Neighbourhood Scanning Loss Function (Uphoff, et al., 2021)
The predicted grids with rain are only one grid away from the observed values. Using the built-in loss functions, such as Mean Squared Error (MSE) loss, would result in the model being penalized twice for what could be considered a reasonable prediction. The first penalty would be applied to the grid that has observed precipitation but no predicted precipitation, while the second would apply to the grid with predicted precipitation but no observed precipitation. This is despite the model having fairly accurately identified the areas experiencing precipitation.
To overcome this issue, we implement a custom loss function called the Fractions Skill Score (FSS) loss. The FSS loss scans an area of size m x m (where m refers to the user-defined mask size), calculating the average precipitation within that area, and then computing the losses between the true and predicted values. This approach better accommodates the spatial nature of our data and mitigates overly penalizing reasonable predictions.

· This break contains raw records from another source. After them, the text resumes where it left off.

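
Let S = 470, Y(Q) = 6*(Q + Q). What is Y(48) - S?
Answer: 106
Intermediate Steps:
Y(Q) = 12*Q (Y(Q) = 6*(2*Q) = 12*Q)
Y(48) - S = 12*48 - 1*470 = 576 - 470 = 106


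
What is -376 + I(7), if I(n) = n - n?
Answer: -376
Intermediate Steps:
I(n) = 0
-376 + I(7) = -376 + 0 = -376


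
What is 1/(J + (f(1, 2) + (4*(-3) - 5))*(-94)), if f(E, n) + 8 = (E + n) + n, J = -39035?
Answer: -1/37155 ≈ -2.6914e-5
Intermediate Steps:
f(E, n) = -8 + E + 2*n (f(E, n) = -8 + ((E + n) + n) = -8 + (E + 2*n) = -8 + E + 2*n)
1/(J + (f(1, 2) + (4*(-3) - 5))*(-94)) = 1/(-39035 + ((-8 + 1 + 2*2) + (4*(-3) - 5))*(-94)) = 1/(-39035 + ((-8 + 1 + 4) + (-12 - 5))*(-94)) = 1/(-39035 + (-3 - 17)*(-94)) = 1/(-39035 - 20*(-94)) = 1/(-39035 + 1880) = 1/(-37155) = -1/37155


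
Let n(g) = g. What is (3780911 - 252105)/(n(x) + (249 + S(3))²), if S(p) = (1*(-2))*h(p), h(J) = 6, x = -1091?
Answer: 1764403/27539 ≈ 64.069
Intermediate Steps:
S(p) = -12 (S(p) = (1*(-2))*6 = -2*6 = -12)
(3780911 - 252105)/(n(x) + (249 + S(3))²) = (3780911 - 252105)/(-1091 + (249 - 12)²) = 3528806/(-1091 + 237²) = 3528806/(-1091 + 56169) = 3528806/55078 = 3528806*(1/55078) = 1764403/27539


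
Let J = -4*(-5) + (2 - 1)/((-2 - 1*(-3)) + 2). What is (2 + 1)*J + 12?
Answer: 73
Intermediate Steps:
J = 61/3 (J = 20 + 1/((-2 + 3) + 2) = 20 + 1/(1 + 2) = 20 + 1/3 = 20 + 1*(⅓) = 20 + ⅓ = 61/3 ≈ 20.333)
(2 + 1)*J + 12 = (2 + 1)*(61/3) + 12 = 3*(61/3) + 12 = 61 + 12 = 73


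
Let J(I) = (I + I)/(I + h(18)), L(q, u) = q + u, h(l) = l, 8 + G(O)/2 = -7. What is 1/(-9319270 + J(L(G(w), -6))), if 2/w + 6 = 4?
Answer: -1/9319266 ≈ -1.0730e-7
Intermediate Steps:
w = -1 (w = 2/(-6 + 4) = 2/(-2) = 2*(-½) = -1)
G(O) = -30 (G(O) = -16 + 2*(-7) = -16 - 14 = -30)
J(I) = 2*I/(18 + I) (J(I) = (I + I)/(I + 18) = (2*I)/(18 + I) = 2*I/(18 + I))
1/(-9319270 + J(L(G(w), -6))) = 1/(-9319270 + 2*(-30 - 6)/(18 + (-30 - 6))) = 1/(-9319270 + 2*(-36)/(18 - 36)) = 1/(-9319270 + 2*(-36)/(-18)) = 1/(-9319270 + 2*(-36)*(-1/18)) = 1/(-9319270 + 4) = 1/(-9319266) = -1/9319266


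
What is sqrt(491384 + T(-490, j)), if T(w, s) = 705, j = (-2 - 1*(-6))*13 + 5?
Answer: sqrt(492089) ≈ 701.49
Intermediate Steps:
j = 57 (j = (-2 + 6)*13 + 5 = 4*13 + 5 = 52 + 5 = 57)
sqrt(491384 + T(-490, j)) = sqrt(491384 + 705) = sqrt(492089)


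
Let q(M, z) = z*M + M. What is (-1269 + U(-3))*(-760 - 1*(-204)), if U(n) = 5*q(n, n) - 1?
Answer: 689440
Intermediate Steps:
q(M, z) = M + M*z (q(M, z) = M*z + M = M + M*z)
U(n) = -1 + 5*n*(1 + n) (U(n) = 5*(n*(1 + n)) - 1 = 5*n*(1 + n) - 1 = -1 + 5*n*(1 + n))
(-1269 + U(-3))*(-760 - 1*(-204)) = (-1269 + (-1 + 5*(-3)*(1 - 3)))*(-760 - 1*(-204)) = (-1269 + (-1 + 5*(-3)*(-2)))*(-760 + 204) = (-1269 + (-1 + 30))*(-556) = (-1269 + 29)*(-556) = -1240*(-556) = 689440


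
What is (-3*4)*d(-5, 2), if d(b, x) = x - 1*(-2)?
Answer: -48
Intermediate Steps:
d(b, x) = 2 + x (d(b, x) = x + 2 = 2 + x)
(-3*4)*d(-5, 2) = (-3*4)*(2 + 2) = -12*4 = -48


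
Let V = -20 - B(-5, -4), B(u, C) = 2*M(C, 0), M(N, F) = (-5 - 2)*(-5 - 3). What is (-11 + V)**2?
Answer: 20449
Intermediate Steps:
M(N, F) = 56 (M(N, F) = -7*(-8) = 56)
B(u, C) = 112 (B(u, C) = 2*56 = 112)
V = -132 (V = -20 - 1*112 = -20 - 112 = -132)
(-11 + V)**2 = (-11 - 132)**2 = (-143)**2 = 20449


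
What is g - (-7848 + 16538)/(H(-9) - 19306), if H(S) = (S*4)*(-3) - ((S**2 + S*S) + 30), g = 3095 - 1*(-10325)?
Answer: 26022249/1939 ≈ 13420.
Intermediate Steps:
g = 13420 (g = 3095 + 10325 = 13420)
H(S) = -30 - 12*S - 2*S**2 (H(S) = (4*S)*(-3) - ((S**2 + S**2) + 30) = -12*S - (2*S**2 + 30) = -12*S - (30 + 2*S**2) = -12*S + (-30 - 2*S**2) = -30 - 12*S - 2*S**2)
g - (-7848 + 16538)/(H(-9) - 19306) = 13420 - (-7848 + 16538)/((-30 - 12*(-9) - 2*(-9)**2) - 19306) = 13420 - 8690/((-30 + 108 - 2*81) - 19306) = 13420 - 8690/((-30 + 108 - 162) - 19306) = 13420 - 8690/(-84 - 19306) = 13420 - 8690/(-19390) = 13420 - 8690*(-1)/19390 = 13420 - 1*(-869/1939) = 13420 + 869/1939 = 26022249/1939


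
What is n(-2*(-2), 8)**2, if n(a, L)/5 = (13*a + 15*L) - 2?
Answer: 722500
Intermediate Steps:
n(a, L) = -10 + 65*a + 75*L (n(a, L) = 5*((13*a + 15*L) - 2) = 5*(-2 + 13*a + 15*L) = -10 + 65*a + 75*L)
n(-2*(-2), 8)**2 = (-10 + 65*(-2*(-2)) + 75*8)**2 = (-10 + 65*4 + 600)**2 = (-10 + 260 + 600)**2 = 850**2 = 722500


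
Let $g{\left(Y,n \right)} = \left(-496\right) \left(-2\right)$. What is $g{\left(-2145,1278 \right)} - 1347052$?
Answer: $-1346060$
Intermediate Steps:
$g{\left(Y,n \right)} = 992$
$g{\left(-2145,1278 \right)} - 1347052 = 992 - 1347052 = -1346060$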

# Define modified FSS loss
def make_FSS_loss(mask_size):
def my_FSS_loss(y_true, y_pred):
cutoff = 0.5
c = 10
y_true_binary = tf.math.sigmoid( c * ( y_true - cutoff ))

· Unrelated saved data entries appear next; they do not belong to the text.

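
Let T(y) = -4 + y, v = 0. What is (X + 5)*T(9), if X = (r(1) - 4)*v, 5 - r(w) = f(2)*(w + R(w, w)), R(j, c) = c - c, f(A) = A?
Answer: 25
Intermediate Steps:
R(j, c) = 0
r(w) = 5 - 2*w (r(w) = 5 - 2*(w + 0) = 5 - 2*w)
X = 0 (X = ((5 - 2*1) - 4)*0 = ((5 - 2) - 4)*0 = (3 - 4)*0 = -1*0 = 0)
(X + 5)*T(9) = (0 + 5)*(-4 + 9) = 5*5 = 25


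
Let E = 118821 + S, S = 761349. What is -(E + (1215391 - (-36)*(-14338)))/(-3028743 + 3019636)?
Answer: 1579393/9107 ≈ 173.43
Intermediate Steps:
E = 880170 (E = 118821 + 761349 = 880170)
-(E + (1215391 - (-36)*(-14338)))/(-3028743 + 3019636) = -(880170 + (1215391 - (-36)*(-14338)))/(-3028743 + 3019636) = -(880170 + (1215391 - 1*516168))/(-9107) = -(880170 + (1215391 - 516168))*(-1)/9107 = -(880170 + 699223)*(-1)/9107 = -1579393*(-1)/9107 = -1*(-1579393/9107) = 1579393/9107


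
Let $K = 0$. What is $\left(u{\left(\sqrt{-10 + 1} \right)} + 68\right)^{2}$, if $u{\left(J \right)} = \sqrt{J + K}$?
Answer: $\left(68 + \sqrt{3} \sqrt{i}\right)^{2} \approx 4790.6 + 169.57 i$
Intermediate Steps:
$u{\left(J \right)} = \sqrt{J}$ ($u{\left(J \right)} = \sqrt{J + 0} = \sqrt{J}$)
$\left(u{\left(\sqrt{-10 + 1} \right)} + 68\right)^{2} = \left(\sqrt{\sqrt{-10 + 1}} + 68\right)^{2} = \left(\sqrt{\sqrt{-9}} + 68\right)^{2} = \left(\sqrt{3 i} + 68\right)^{2} = \left(\sqrt{3} \sqrt{i} + 68\right)^{2} = \left(68 + \sqrt{3} \sqrt{i}\right)^{2}$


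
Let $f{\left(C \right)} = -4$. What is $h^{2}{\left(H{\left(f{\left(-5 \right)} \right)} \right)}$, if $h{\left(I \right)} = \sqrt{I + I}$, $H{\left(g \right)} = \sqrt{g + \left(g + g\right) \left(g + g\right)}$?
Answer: $4 \sqrt{15} \approx 15.492$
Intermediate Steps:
$H{\left(g \right)} = \sqrt{g + 4 g^{2}}$ ($H{\left(g \right)} = \sqrt{g + 2 g 2 g} = \sqrt{g + 4 g^{2}}$)
$h{\left(I \right)} = \sqrt{2} \sqrt{I}$ ($h{\left(I \right)} = \sqrt{2 I} = \sqrt{2} \sqrt{I}$)
$h^{2}{\left(H{\left(f{\left(-5 \right)} \right)} \right)} = \left(\sqrt{2} \sqrt{\sqrt{- 4 \left(1 + 4 \left(-4\right)\right)}}\right)^{2} = \left(\sqrt{2} \sqrt{\sqrt{- 4 \left(1 - 16\right)}}\right)^{2} = \left(\sqrt{2} \sqrt{\sqrt{\left(-4\right) \left(-15\right)}}\right)^{2} = \left(\sqrt{2} \sqrt{\sqrt{60}}\right)^{2} = \left(\sqrt{2} \sqrt{2 \sqrt{15}}\right)^{2} = \left(\sqrt{2} \sqrt{2} \sqrt[4]{15}\right)^{2} = \left(2 \sqrt[4]{15}\right)^{2} = 4 \sqrt{15}$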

y_pred_binary = tf.math.sigmoid( c * ( y_pred - cutoff ))
pool1 = tf.keras.layers.AveragePooling2D(pool_size=(mask_size, mask_size), strides=(1, 1), padding='same')
y_true_density = pool1(y_true_binary);
n_density_pixels = tf.cast( (tf.shape(y_true_density)[1] * tf.shape(y_true_density)[2]) , tf.float32 )
pool2 = tf.keras.layers.AveragePooling2D(pool_size=(mask_size, mask_size), strides=(1, 1), padding='same')
y_pred_density = pool2(y_pred_binary);
# calculate MSE
MSE_n = tf.keras.losses.MeanSquaredError()(y_true_density, y_pred_density)
O_n_squared_image = tf.keras.layers.Multiply()([y_true_density, y_true_density])
O_n_squared_vector = tf.keras.layers.Flatten()(O_n_squared_image)
O_n_squared_sum = tf.reduce_sum(O_n_squared_vector)
M_n_squared_image = tf.keras.layers.Multiply()([y_pred_density, y_pred_density])
M_n_squared_vector = tf.keras.layers.Flatten()(M_n_squared_image)
M_n_squared_sum = tf.reduce_sum(M_n_squared_vector)
MSE_n_ref = (O_n_squared_sum + M_n_squared_sum) / n_density_pixels
# calculate MAE
MAE_n = tf.keras.losses.MeanAbsoluteError()(y_true_density, y_pred_density)
MAE_n_ref = tf.reduce_sum(tf.abs(tf.subtract(y_true_density, y_pred_density))) / n_density_pixels
# initialize weights
alpha = 0.70 # for MSE loss
beta = 0.30 # for MAE loss
my_epsilon = tf.keras.backend.epsilon() # this is 10^(-7)
return (alpha * (MSE_n / (MSE_n_ref + my_epsilon))) + (beta * (MAE_n / (MAE_n_ref + my_epsilon)))
return my_FSS_loss
We modified the FSS loss to combine MSE and Mean Absolute Error (MAE) loss, weighted at 0.70 and 0.30 respectively. This places slightly less emphasis on the extreme values and more on the average values, which might be counterintuitive for our focus on the prediction of extreme weather events. However, we found that this approach resulted in better model prediction for both floods and droughts. The overprediction of precipitation intensity across all areas result in the underprediction of drought intensity, which is undesirable. Lastly, we used a mask size of 9 x 9 to scan the area, as it demonstrated the best performance.